For a start, he may still win. And, a massive question mark hangs over the issue of whether or not Donald Trump will accept defeat at the polls. “If I lose, the election is fraudulent,” Trump asserts with unbelievable arrogance and disregard for basic democratic values.
If the president loses and refuses to concede than America runs the risk that Trumptonian arrogance obstinacy combines with divisions in American society to bring gun owners out on the streets. And the longer Trump fights a pro-Biden result the greater danger.
The convention since World War Two has been for ex-American presidents to slip quietly out of the political limelight to expand on their footnote in history by writing their memoirs, building a presidential library, creating a charity or two, joining the lecture circuit and taking on a behind-the-scenes elder statesman role. To do otherwise threatens the establishment of an alternative court which would undermine the sitting president.
Trump is not the type to embrace a quiet retirement. He will attack, lambast, slam and condemn with lies and conspiracy theories any occupant of the Oval Office other than himself because he cannot conceive of any other person being able to fill the position.

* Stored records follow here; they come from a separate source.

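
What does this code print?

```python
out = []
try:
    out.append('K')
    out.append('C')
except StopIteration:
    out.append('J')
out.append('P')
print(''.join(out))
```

Execution trace: 'K' (try body) → 'C' (try body, no exception) → 'P' (after the try/except). Output: KCP

Answer: KCP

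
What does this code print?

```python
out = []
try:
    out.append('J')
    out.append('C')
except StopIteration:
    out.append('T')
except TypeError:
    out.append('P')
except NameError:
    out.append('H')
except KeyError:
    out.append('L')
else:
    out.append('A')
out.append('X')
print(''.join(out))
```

Execution trace: 'J' (try body) → 'C' (try body, no exception) → 'A' (else) → 'X' (after the try/except). Output: JCAX

Answer: JCAX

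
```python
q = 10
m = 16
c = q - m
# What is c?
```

Trace:
`q = 10` → q = 10
`m = 16` → m = 16
`c = q - m` → c = -6
So c = -6

Answer: -6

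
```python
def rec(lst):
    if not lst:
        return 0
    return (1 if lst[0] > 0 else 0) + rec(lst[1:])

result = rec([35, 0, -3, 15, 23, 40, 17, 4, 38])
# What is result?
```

Count of positive elements in [35, 0, -3, 15, 23, 40, 17, 4, 38] = 7

Answer: 7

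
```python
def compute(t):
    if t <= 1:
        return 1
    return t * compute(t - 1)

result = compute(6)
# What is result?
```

compute(6) = 6 * 5 * 4 * 3 * 2 * 1 = 720

Answer: 720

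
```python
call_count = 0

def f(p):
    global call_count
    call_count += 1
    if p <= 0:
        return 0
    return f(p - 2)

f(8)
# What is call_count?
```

Linear recursion stepping by 2: 5 calls from p=8 down to ≤0.

Answer: 5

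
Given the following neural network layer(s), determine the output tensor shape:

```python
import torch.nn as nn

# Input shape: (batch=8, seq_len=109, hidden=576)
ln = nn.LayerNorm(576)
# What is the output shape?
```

Input: (8, 109, 576) -> Output: (8, 109, 576)

Answer: (8, 109, 576)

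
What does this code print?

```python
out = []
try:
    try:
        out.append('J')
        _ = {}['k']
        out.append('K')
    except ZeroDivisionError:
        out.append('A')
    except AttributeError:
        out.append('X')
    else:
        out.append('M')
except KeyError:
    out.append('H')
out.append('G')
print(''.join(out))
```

Execution trace: 'J' (try body) → 'H' (outer except KeyError) → 'G' (after the try/except). Output: JHG

Answer: JHG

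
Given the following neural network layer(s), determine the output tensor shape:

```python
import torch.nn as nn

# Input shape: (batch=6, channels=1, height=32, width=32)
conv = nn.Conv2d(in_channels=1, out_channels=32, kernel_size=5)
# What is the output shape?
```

Input: (6, 1, 32, 32) -> Output: (6, 32, 28, 28)

Answer: (6, 32, 28, 28)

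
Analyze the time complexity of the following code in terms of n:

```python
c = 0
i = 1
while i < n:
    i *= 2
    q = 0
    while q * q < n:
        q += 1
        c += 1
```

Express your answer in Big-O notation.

Each loop level contributes: log n × √n. Multiplying the contributions gives O(√n log n).

Answer: O(√n log n)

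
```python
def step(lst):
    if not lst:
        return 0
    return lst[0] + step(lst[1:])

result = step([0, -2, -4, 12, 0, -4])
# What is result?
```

0 + (-2) + (-4) + 12 + 0 + (-4) + 0 = 2

Answer: 2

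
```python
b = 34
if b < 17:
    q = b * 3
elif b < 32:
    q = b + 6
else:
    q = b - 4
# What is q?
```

Trace:
`b = 34` → b = 34
`if b < 17: ...` → b < 17 is False, b < 32 is False, take else branch → q = 30
So q = 30

Answer: 30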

Trump has, however, managed to fill other positions—mainly in the judiciary. One-third of the Supreme Court Justices—Neil Gorsuch, Brett Kavanagh and Amy Coney Barrett—are Trump appointees and give the highest court in the land a 5-3 conservative bent. On top of that Trump has filled 216 – over a quarter—of the 870 federal judgeships with conservative jurists. Many of his core conservative beliefs on issues such as abortion, gun ownership and immigration will be ruled on by conservative-minded courts for decades to come.
On the foreign policy front, Trump’s bully-boy tactics have reduced America from beacon of hope to just another grasping superpower. There have been successes. He has persuaded NATO allies to increase defence spending, secured recognition of Israel by Arab states and made clear to Beijing that the US-Chinese relationship is now decidedly adversarial. But the tactics he employed to achieve those ends has alienated allies and left a bad odour in almost every world capital. His only foreign supporters are those who benefit from the same dubious political methodology.

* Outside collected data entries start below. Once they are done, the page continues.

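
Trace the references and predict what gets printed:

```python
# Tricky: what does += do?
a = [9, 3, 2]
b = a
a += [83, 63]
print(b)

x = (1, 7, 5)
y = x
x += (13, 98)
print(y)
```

Key concept: += behavior differs for mutable vs immutable.
Step by step:
`a = [9, 3, 2]` → a = [9, 3, 2]
`b = a` → b = [9, 3, 2] (same object as a)
`a += [83, 63]` → a = [9, 3, 2, 83, 63] (same object as b); b = [9, 3, 2, 83, 63] (same object as a)
`print(b)` → prints [9, 3, 2, 83, 63]
`x = (1, 7, 5)` → x = (1, 7, 5)
`y = x` → y = (1, 7, 5)
`x += (13, 98)` → x = (1, 7, 5, 13, 98)
`print(y)` → prints (1, 7, 5)

Answer:
[9, 3, 2, 83, 63]
(1, 7, 5)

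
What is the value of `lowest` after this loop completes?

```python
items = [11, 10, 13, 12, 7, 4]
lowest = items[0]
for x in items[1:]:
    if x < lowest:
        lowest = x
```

Minimum of [11, 10, 13, 12, 7, 4]
`lowest` takes the values: 11 → 10 → 7 → 4

Answer: 4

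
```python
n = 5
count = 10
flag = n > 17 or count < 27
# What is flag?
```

Trace:
`n = 5` → n = 5
`count = 10` → count = 10
`flag = n > 17 or count < 27` → flag = True
So flag = True

Answer: True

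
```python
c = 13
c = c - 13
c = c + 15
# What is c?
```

Trace:
`c = 13` → c = 13
`c = c - 13` → c = 0
`c = c + 15` → c = 15
So c = 15

Answer: 15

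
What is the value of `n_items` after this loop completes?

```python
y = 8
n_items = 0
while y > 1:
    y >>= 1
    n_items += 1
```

Count right shifts until 1
`n_items` takes the values: 0 → 1 → 2 → 3

Answer: 3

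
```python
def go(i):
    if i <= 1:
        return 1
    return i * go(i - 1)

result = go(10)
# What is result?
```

go(10) = 10 * 9 * 8 * 7 * 6 * 5 * 4 * 3 * 2 * 1 = 3628800

Answer: 3628800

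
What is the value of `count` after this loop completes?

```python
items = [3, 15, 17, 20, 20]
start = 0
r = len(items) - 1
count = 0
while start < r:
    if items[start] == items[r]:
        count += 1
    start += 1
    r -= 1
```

Count matching pairs from ends
`count` takes the values: 0

Answer: 0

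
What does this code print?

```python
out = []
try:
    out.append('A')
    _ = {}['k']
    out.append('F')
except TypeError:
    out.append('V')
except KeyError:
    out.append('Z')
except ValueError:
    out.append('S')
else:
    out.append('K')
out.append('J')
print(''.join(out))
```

Execution trace: 'A' (try body) → 'Z' (except KeyError) → 'J' (after the try/except). Output: AZJ

Answer: AZJ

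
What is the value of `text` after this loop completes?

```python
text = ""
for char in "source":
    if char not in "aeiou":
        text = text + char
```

Remove vowels from 'source'
`text` takes the values: "" → "s" → "sr" → "src"

Answer: "src"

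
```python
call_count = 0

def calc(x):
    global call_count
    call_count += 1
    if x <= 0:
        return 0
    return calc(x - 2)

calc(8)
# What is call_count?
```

Linear recursion stepping by 2: 5 calls from x=8 down to ≤0.

Answer: 5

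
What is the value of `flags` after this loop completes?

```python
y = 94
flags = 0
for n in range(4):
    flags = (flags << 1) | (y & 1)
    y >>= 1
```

Reverse lowest 4 bits of 94
`flags` takes the values: 0 → 1 → 3 → 7

Answer: 7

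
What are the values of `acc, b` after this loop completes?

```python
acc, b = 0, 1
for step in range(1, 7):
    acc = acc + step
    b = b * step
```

Sum and factorial of 1 to 6
`acc, b` takes the values: (0, 1) → (1, 1) → (3, 1) → (3, 2) → (6, 2) → (6, 6) → (10, 6) → (10, 24) → (15, 24) → (15, 120) → (21, 120) → (21, 720)

Answer: 21, 720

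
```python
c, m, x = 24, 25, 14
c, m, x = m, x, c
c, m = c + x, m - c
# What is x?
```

Trace:
`c, m, x = 24, 25, 14` → c = 24; m = 25; x = 14
`c, m, x = m, x, c` → c = 25; m = 14; x = 24
`c, m = c + x, m - c` → c = 49; m = -11
So x = 24

Answer: 24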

Lies—or what his adviser Kelly-Anne Conway dubbed “alternative facts”--have been at the core of the Trump presidency. He will say or do anything that advances the cause of Donald Trump. “Truth,” it is said, “is the first casualty of war,” and Donald Trump was at war with anyone who disagreed with him long before he entered the White House.
His handling of the Coronavirus pandemic is the latest and possibly best example of lies in the pursuit of power. Trump’s handling of the economy was his best chance of re-election. The pandemic threatened that. So Trump opted for wealth over health. Other national leaders have adopted similar positions, but Trump has gone to the extreme with false claims about Chinese conspiracies, assertions that coronavirus was no worse than flu, that flu kills more people than Covid-19, refusal to follow medical advice and wear a mask, and—as the number of new daily confirmed cases tops 86,000—assert that the pandemic is an invention of the anti-Trump media.

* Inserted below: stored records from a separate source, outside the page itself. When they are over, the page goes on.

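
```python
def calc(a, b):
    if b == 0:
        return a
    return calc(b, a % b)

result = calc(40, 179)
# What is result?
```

calc(40, 179) -> calc(179, 40) -> calc(40, 19) -> calc(19, 2) -> calc(2, 1) -> calc(1, 0) -> 1

Answer: 1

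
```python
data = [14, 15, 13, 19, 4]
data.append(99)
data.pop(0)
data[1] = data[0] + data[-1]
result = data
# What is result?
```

Trace:
`data = [14, 15, 13, 19, 4]` → data = [14, 15, 13, 19, 4]
`data.append(99)` → data = [14, 15, 13, 19, 4, 99]
`data.pop(0)` → data = [15, 13, 19, 4, 99]
`data[1] = data[0] + data[-1]` → data = [15, 114, 19, 4, 99]
`result = data` → result = [15, 114, 19, 4, 99]
So result = [15, 114, 19, 4, 99]

Answer: [15, 114, 19, 4, 99]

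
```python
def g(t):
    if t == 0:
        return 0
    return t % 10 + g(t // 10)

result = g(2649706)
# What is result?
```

Sum of digits of 2649706: 6 + 0 + 7 + 9 + 4 + 6 + 2 = 34

Answer: 34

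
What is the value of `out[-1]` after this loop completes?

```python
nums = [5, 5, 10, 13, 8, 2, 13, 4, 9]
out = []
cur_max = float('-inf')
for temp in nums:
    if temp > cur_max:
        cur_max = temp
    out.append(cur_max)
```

Running max ends at 13
`out` takes the values: [] → [5] → [5, 5] → [5, 5, 10] → [5, 5, 10, 13] → [5, 5, 10, 13, 13] → [5, 5, 10, 13, 13, 13] → [5, 5, 10, 13, 13, 13, 13] → [5, 5, 10, 13, 13, 13, 13, 13] → [5, 5, 10, 13, 13, 13, 13, 13, 13]
So `out[-1]` = 13

Answer: 13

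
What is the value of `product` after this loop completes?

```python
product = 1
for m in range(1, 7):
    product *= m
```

6! = 720
`product` takes the values: 1 → 2 → 6 → 24 → 120 → 720

Answer: 720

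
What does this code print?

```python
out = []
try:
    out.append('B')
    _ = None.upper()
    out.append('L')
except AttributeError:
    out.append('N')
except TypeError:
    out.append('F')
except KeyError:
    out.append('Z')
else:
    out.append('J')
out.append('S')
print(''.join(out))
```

Execution trace: 'B' (try body) → 'N' (except AttributeError) → 'S' (after the try/except). Output: BNS

Answer: BNS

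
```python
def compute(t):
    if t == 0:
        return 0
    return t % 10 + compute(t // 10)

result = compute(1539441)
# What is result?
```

Sum of digits of 1539441: 1 + 4 + 4 + 9 + 3 + 5 + 1 = 27

Answer: 27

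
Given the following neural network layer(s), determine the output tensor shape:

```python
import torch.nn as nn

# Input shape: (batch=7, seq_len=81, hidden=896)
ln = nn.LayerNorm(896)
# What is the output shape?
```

Input: (7, 81, 896) -> Output: (7, 81, 896)

Answer: (7, 81, 896)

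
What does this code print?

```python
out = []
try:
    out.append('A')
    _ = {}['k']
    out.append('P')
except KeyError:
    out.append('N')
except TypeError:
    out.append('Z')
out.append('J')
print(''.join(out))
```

Execution trace: 'A' (try body) → 'N' (except KeyError) → 'J' (after the try/except). Output: ANJ

Answer: ANJ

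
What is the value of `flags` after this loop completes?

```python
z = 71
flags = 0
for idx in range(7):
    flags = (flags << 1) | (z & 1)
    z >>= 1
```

Reverse lowest 7 bits of 71
`flags` takes the values: 0 → 1 → 3 → 7 → 14 → 28 → 56 → 113

Answer: 113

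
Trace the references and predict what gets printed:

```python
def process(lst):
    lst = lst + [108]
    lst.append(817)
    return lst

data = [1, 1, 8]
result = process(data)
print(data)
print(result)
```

Key concept: rebinding parameter vs mutation.
Step by step:
`data = [1, 1, 8]` → data = [1, 1, 8]
`result = process(data)` → result = [1, 1, 8, 108, 817]
`print(data)` → prints [1, 1, 8]
`print(result)` → prints [1, 1, 8, 108, 817]

Answer:
[1, 1, 8]
[1, 1, 8, 108, 817]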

But Trump’s most damaging, and possibly the most long-lasting legacy is his divide and conquer politics. Past presidents have sought to curtail the damage of the toxic partisanship that has plagued American politics since the 1980s. Trump has never attempted to represent those who did not vote for him in 2016. He will support any person, belief or organisation that swears to the loyalty to Donald Trump without any regard to the US constitution and the rule of law and attack, insult and belittle anyone who doesn’t. This has allowed the racists, the white supremacists, the conspiracy theorists and the second amendmenters to crawl out of the woodwork and it will be difficult to push them back in.
The author is the CEO of LookAhead News. (Views expressed are personal.)